Halk teorisinin ikinci kavramı yokluk kavramıdır. Yokluğun kavramsal bir ilke oluşu, âlemin sonradan meydana geldiği düşüncesinin zorunlu sonucudur. Zira âlem sonradan meydana gelmişse varlığını nereden aldığı sorusu ortaya çıkar. Bunun iki muhtemel cevabı vardır. İlki, varlığını Tanrı’dan olmasıdır. Yani Tanrı’nın kendi varlığından varlık vermesidir. İkincisi ise varlığının yokluktan meydana getirilmiş olmasıdır.
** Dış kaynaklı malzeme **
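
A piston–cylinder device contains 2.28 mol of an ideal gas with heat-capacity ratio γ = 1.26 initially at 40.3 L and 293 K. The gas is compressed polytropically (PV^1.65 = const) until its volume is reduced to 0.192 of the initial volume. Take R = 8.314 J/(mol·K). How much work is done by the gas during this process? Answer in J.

-16400 J

P₁ = nRT₁/V₁ = 2.28×8.314×293/40.3 = 138 kPa.
Polytropic n=1.65: T₂ = T₁(V₁/V₂)^(n−1) = 293×(5.21)^0.65 = 856 K; P₂ = P₁(V₁/V₂)^n = 2100 kPa.
W = (P₁V₁−P₂V₂)/(n−1) = (138×40.3−2100×7.74)/0.65 = -16400 J.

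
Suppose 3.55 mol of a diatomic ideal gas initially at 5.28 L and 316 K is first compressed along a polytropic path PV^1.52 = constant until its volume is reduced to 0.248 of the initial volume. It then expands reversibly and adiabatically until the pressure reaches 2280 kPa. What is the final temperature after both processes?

383 K

P₁ = nRT₁/V₁ = 3.55×8.314×316/5.28 = 1770 kPa.
Step 1 — Polytropic n=1.52: T₂ = T₁(V₁/V₂)^(n−1) = 316×(4.03)^0.52 = 652 K; P₂ = P₁(V₁/V₂)^n = 14700 kPa.
W = (P₁V₁−P₂V₂)/(n−1) = (1770×5.28−14700×1.31)/0.52 = -19100 J.
ΔU = nCvΔT = 3.55×20.8×(652−316) = 24800 J.
Q = ΔU + W = 5730 J.
State after step 1: P = 14700 kPa, V = 1.31 L, T = 652 K.
Step 2 — Adiabatic: T₂/T₁ = (P₂/P₁)^((γ−1)/γ) ⇒ T₂ = 652×(0.155)^0.286 = 383 K; V₂ = 4.96 L.
ΔU = nCvΔT = 3.55×20.8×(383−652) = -19900 J.
Q = 0 for an adiabatic process, so W = −ΔU = 19900 J.
Net over both steps: W = 782 J, Q = 5730 J, ΔU = 4950 J.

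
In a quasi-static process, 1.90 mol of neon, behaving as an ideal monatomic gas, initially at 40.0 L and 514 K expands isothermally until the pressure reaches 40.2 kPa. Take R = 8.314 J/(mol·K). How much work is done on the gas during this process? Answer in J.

-13100 J

P₁ = nRT₁/V₁ = 1.90×8.314×514/40.0 = 203 kPa.
Isothermal: T stays 514 K; PV = const ⇒ V₂ = 202 L, P₂ = 40.2 kPa.
W = nRT ln(V₂/V₁) = 1.90×8.314×514×ln(5.05) = 13100 J.
Work done on the gas = −W_by = -13100 J.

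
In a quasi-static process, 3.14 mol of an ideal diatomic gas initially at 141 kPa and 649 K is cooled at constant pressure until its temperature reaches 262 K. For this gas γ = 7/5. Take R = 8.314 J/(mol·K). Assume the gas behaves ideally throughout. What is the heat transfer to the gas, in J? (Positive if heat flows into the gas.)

V₁ = nRT₁/P₁ = 3.14×8.314×649/141 = 120 L.
Isobaric: P stays 141 kPa; V/T = const ⇒ T₂ = 262 K, V₂ = 48.5 L.
W = PΔV = 141×(48.5−120) kPa·L = -10100 J.
ΔU = nCvΔT = 3.14×20.8×(262−649) = -25300 J.
Q = ΔU + W = nCpΔT = -35400 J.

-35400 J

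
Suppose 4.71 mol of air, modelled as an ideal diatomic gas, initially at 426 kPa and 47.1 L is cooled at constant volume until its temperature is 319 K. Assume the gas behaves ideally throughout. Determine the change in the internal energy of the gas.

T₁ = P₁V₁/(nR) = 426×47.1/(4.71×8.314) = 512 K.
Isochoric: V stays 47.1 L; P/T = const ⇒ T₂ = 319 K, P₂ = 265 kPa.
For an ideal gas ΔU = nCvΔT with Cv = (5/2)R = 20.8 J/(mol·K).
ΔU = 4.71×20.8×(319−512) = -18900 J.

-18900 J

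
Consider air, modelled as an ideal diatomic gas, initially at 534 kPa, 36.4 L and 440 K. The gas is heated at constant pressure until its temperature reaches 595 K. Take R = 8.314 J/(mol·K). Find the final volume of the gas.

Isobaric: P stays 534 kPa; V/T = const ⇒ T₂ = 595 K, V₂ = 49.2 L.

49.2 L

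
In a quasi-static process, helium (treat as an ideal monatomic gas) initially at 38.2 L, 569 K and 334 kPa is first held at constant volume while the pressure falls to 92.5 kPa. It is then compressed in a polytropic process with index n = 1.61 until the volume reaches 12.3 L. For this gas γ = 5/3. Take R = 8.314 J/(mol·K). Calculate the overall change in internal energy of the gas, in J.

n = P₁V₁/(RT₁) = 334×38.2/(8.314×569) = 2.70 mol.
Step 1 — Isochoric: V stays 38.2 L; P/T = const ⇒ T₂ = 158 K, P₂ = 92.5 kPa.
W = 0 (no volume change).
ΔU = nCvΔT = 2.70×12.5×(158−569) = -13800 J.
Q = ΔU = -13800 J.
State after step 1: P = 92.5 kPa, V = 38.2 L, T = 158 K.
Step 2 — Polytropic n=1.61: T₂ = T₁(V₁/V₂)^(n−1) = 158×(3.11)^0.61 = 315 K; P₂ = P₁(V₁/V₂)^n = 573 kPa.
W = (P₁V₁−P₂V₂)/(n−1) = (92.5×38.2−573×12.3)/0.61 = -5770 J.
ΔU = nCvΔT = 2.70×12.5×(315−158) = 5280 J.
Q = ΔU + W = -491 J.
Net over both steps: W = -5770 J, Q = -14300 J, ΔU = -8560 J.

-8560 J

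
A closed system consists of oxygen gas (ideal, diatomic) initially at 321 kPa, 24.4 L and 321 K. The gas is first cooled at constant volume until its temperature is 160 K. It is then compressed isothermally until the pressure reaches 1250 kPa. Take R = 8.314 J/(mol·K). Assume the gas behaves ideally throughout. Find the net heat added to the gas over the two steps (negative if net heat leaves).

n = P₁V₁/(RT₁) = 321×24.4/(8.314×321) = 2.93 mol.
Step 1 — Isochoric: V stays 24.4 L; P/T = const ⇒ T₂ = 160 K, P₂ = 160 kPa.
W = 0 (no volume change).
ΔU = nCvΔT = 2.93×20.8×(160−321) = -9820 J.
Q = ΔU = -9820 J.
State after step 1: P = 160 kPa, V = 24.4 L, T = 160 K.
Step 2 — Isothermal: T stays 160 K; PV = const ⇒ V₂ = 3.12 L, P₂ = 1250 kPa.
ΔU = 0 (ideal gas, T constant).
W = nRT ln(V₂/V₁) = 2.93×8.314×160×ln(0.128) = -8030 J.
Q = ΔU + W = -8030 J.
Net over both steps: W = -8030 J, Q = -17800 J, ΔU = -9820 J.

-17800 J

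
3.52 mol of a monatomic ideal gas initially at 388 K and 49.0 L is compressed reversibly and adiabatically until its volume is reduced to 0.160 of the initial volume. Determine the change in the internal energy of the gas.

40800 J

P₁ = nRT₁/V₁ = 3.52×8.314×388/49.0 = 232 kPa.
Adiabatic: TV^(γ−1) = const ⇒ T₂ = 388×(6.25)^0.667 = 1320 K; PV^γ = const ⇒ P₂ = 4910 kPa.
For an ideal gas ΔU = nCvΔT with Cv = (3/2)R = 12.5 J/(mol·K).
ΔU = 3.52×12.5×(1320−388) = 40800 J.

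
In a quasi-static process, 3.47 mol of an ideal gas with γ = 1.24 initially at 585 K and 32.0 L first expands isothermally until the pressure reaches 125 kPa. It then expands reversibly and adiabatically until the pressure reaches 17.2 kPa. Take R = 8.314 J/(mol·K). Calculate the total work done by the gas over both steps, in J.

46700 J

P₁ = nRT₁/V₁ = 3.47×8.314×585/32.0 = 527 kPa.
Step 1 — Isothermal: T stays 585 K; PV = const ⇒ V₂ = 135 L, P₂ = 125 kPa.
ΔU = 0 (ideal gas, T constant).
W = nRT ln(V₂/V₁) = 3.47×8.314×585×ln(4.22) = 24300 J.
Q = ΔU + W = 24300 J.
State after step 1: P = 125 kPa, V = 135 L, T = 585 K.
Step 2 — Adiabatic: T₂/T₁ = (P₂/P₁)^((γ−1)/γ) ⇒ T₂ = 585×(0.138)^0.194 = 399 K; V₂ = 668 L.
ΔU = nCvΔT = 3.47×34.6×(399−585) = -22400 J.
Q = 0 for an adiabatic process, so W = −ΔU = 22400 J.
Net over both steps: W = 46700 J, Q = 24300 J, ΔU = -22400 J.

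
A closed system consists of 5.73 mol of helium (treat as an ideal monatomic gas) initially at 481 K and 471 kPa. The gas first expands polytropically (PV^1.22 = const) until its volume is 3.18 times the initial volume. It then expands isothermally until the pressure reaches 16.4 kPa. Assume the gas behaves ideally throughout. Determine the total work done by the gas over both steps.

58000 J

V₁ = nRT₁/P₁ = 5.73×8.314×481/471 = 48.7 L.
Step 1 — Polytropic n=1.22: T₂ = T₁(V₁/V₂)^(n−1) = 481×(0.314)^0.22 = 373 K; P₂ = P₁(V₁/V₂)^n = 115 kPa.
W = (P₁V₁−P₂V₂)/(n−1) = (471×48.7−115×155)/0.22 = 23400 J.
ΔU = nCvΔT = 5.73×12.5×(373−481) = -7720 J.
Q = ΔU + W = 15700 J.
State after step 1: P = 115 kPa, V = 155 L, T = 373 K.
Step 2 — Isothermal: T stays 373 K; PV = const ⇒ V₂ = 1080 L, P₂ = 16.4 kPa.
ΔU = 0 (ideal gas, T constant).
W = nRT ln(V₂/V₁) = 5.73×8.314×373×ln(7.00) = 34600 J.
Q = ΔU + W = 34600 J.
Net over both steps: W = 58000 J, Q = 50300 J, ΔU = -7720 J.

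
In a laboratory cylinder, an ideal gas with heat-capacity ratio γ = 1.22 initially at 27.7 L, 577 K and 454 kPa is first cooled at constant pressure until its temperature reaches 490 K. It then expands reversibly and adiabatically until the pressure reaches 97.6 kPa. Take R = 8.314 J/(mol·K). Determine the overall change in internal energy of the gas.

n = P₁V₁/(RT₁) = 454×27.7/(8.314×577) = 2.62 mol.
Step 1 — Isobaric: P stays 454 kPa; V/T = const ⇒ T₂ = 490 K, V₂ = 23.5 L.
W = PΔV = 454×(23.5−27.7) kPa·L = -1900 J.
ΔU = nCvΔT = 2.62×37.8×(490−577) = -8620 J.
Q = ΔU + W = nCpΔT = -10500 J.
State after step 1: P = 454 kPa, V = 23.5 L, T = 490 K.
Step 2 — Adiabatic: T₂/T₁ = (P₂/P₁)^((γ−1)/γ) ⇒ T₂ = 490×(0.215)^0.180 = 371 K; V₂ = 82.9 L.
ΔU = nCvΔT = 2.62×37.8×(371−490) = -11800 J.
Q = 0 for an adiabatic process, so W = −ΔU = 11800 J.
Net over both steps: W = 9860 J, Q = -10500 J, ΔU = -20400 J.

-20400 J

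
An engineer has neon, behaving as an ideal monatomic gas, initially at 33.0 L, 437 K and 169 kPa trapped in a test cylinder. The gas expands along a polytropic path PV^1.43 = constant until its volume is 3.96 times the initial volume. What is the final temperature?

242 K

Polytropic n=1.43: T₂ = T₁(V₁/V₂)^(n−1) = 437×(0.253)^0.43 = 242 K; P₂ = P₁(V₁/V₂)^n = 23.6 kPa.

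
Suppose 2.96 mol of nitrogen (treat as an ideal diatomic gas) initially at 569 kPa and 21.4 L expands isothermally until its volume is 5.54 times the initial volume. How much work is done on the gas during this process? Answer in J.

T₁ = P₁V₁/(nR) = 569×21.4/(2.96×8.314) = 495 K.
Isothermal: T stays 495 K; PV = const ⇒ V₂ = 119 L, P₂ = 103 kPa.
W = nRT ln(V₂/V₁) = 2.96×8.314×495×ln(5.54) = 20800 J.
Work done on the gas = −W_by = -20800 J.

-20800 J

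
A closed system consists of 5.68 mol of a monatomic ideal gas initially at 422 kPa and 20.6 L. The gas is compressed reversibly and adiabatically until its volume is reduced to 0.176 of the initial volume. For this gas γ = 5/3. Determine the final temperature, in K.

586 K

T₁ = P₁V₁/(nR) = 422×20.6/(5.68×8.314) = 184 K.
Adiabatic: TV^(γ−1) = const ⇒ T₂ = 184×(5.68)^0.667 = 586 K; PV^γ = const ⇒ P₂ = 7630 kPa.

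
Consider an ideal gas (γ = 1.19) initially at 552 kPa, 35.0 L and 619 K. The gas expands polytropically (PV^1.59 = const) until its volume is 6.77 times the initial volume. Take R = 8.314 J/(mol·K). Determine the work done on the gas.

-22200 J

n = P₁V₁/(RT₁) = 552×35.0/(8.314×619) = 3.75 mol.
Polytropic n=1.59: T₂ = T₁(V₁/V₂)^(n−1) = 619×(0.148)^0.59 = 200 K; P₂ = P₁(V₁/V₂)^n = 26.4 kPa.
W = (P₁V₁−P₂V₂)/(n−1) = (552×35.0−26.4×237)/0.59 = 22200 J.
Work done on the gas = −W_by = -22200 J.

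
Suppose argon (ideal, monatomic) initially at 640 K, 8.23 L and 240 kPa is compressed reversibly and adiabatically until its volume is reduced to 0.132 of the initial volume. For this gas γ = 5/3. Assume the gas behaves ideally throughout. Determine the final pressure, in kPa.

7010 kPa

Adiabatic: TV^(γ−1) = const ⇒ T₂ = 640×(7.58)^0.667 = 2470 K; PV^γ = const ⇒ P₂ = 7010 kPa.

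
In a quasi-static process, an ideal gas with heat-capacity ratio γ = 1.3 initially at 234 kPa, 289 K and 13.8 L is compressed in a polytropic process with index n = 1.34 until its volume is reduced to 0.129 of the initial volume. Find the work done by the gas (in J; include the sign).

-9560 J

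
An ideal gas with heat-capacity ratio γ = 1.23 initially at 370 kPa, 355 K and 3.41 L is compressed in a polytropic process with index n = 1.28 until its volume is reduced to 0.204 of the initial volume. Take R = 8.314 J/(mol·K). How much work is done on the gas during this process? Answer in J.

2530 J

n = P₁V₁/(RT₁) = 370×3.41/(8.314×355) = 0.427 mol.
Polytropic n=1.28: T₂ = T₁(V₁/V₂)^(n−1) = 355×(4.90)^0.28 = 554 K; P₂ = P₁(V₁/V₂)^n = 2830 kPa.
W = (P₁V₁−P₂V₂)/(n−1) = (370×3.41−2830×0.696)/0.28 = -2530 J.
Work done on the gas = −W_by = 2530 J.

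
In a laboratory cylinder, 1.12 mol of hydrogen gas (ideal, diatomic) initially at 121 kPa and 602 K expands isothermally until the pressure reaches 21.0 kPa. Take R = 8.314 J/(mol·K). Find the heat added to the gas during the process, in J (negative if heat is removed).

9820 J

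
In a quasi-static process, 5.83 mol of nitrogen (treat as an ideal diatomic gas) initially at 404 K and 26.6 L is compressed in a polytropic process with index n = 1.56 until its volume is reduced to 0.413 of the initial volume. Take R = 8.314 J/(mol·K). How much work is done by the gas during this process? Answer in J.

-22400 J

P₁ = nRT₁/V₁ = 5.83×8.314×404/26.6 = 736 kPa.
Polytropic n=1.56: T₂ = T₁(V₁/V₂)^(n−1) = 404×(2.42)^0.56 = 663 K; P₂ = P₁(V₁/V₂)^n = 2920 kPa.
W = (P₁V₁−P₂V₂)/(n−1) = (736×26.6−2920×11.0)/0.56 = -22400 J.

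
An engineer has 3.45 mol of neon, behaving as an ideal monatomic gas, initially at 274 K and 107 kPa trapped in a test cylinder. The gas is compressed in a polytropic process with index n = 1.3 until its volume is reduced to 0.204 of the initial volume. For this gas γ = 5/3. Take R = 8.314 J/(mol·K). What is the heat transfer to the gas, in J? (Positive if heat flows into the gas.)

V₁ = nRT₁/P₁ = 3.45×8.314×274/107 = 73.5 L.
Polytropic n=1.3: T₂ = T₁(V₁/V₂)^(n−1) = 274×(4.90)^0.30 = 441 K; P₂ = P₁(V₁/V₂)^n = 845 kPa.
W = (P₁V₁−P₂V₂)/(n−1) = (107×73.5−845×15.0)/0.30 = -16000 J.
ΔU = nCvΔT = 3.45×12.5×(441−274) = 7200 J.
Q = ΔU + W = -8800 J.

-8800 J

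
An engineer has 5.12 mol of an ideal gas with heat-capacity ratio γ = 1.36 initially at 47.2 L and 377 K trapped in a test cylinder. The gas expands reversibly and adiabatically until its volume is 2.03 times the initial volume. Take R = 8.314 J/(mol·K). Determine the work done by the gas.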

Kelamcılar birinci şıkkın geçeri olamayacağını düşünmüşlerdir. Kelamcılar böyle bir varlık açıklamasını, Tanrı’nın bölünmesi ve etkilenmesi anlamına geleceğini düşünmüşlerdir. Dolayısıyla bu, Tanrı’nın sonradan olmuşlarla aynı niteliklere konu olmasını gerektirir. Oysa sonradan olanlarla aynı niteliklere konu olan şey Tanrı olamaz. Tam da bu sebeple kelamcıların geliştirdikleri farklı teorik fizikler ve ontoloji açıklamaları, âlem ve Tanrı’nın varlık tarzında ortaklığına kesinlikle imkân vermemektedir. Yani kelamcılar Tanrı’nın âlemden münezzeh olduğunu düşündükleri için âlemin tamamen cisim olduğunu ve ilahi zatın varlık tarzıyla benzerliği bulunmadığını, cisimler arasındaki farklılıkların da esas itibariyle yoğunluk ve seyreklik farkı olduğunu iddia etmişlerdir. Şu halde geriye ikinci şık kalmaktadır: Bir bütün olarak cisimler dünyasının yoktan yaratılmış olması.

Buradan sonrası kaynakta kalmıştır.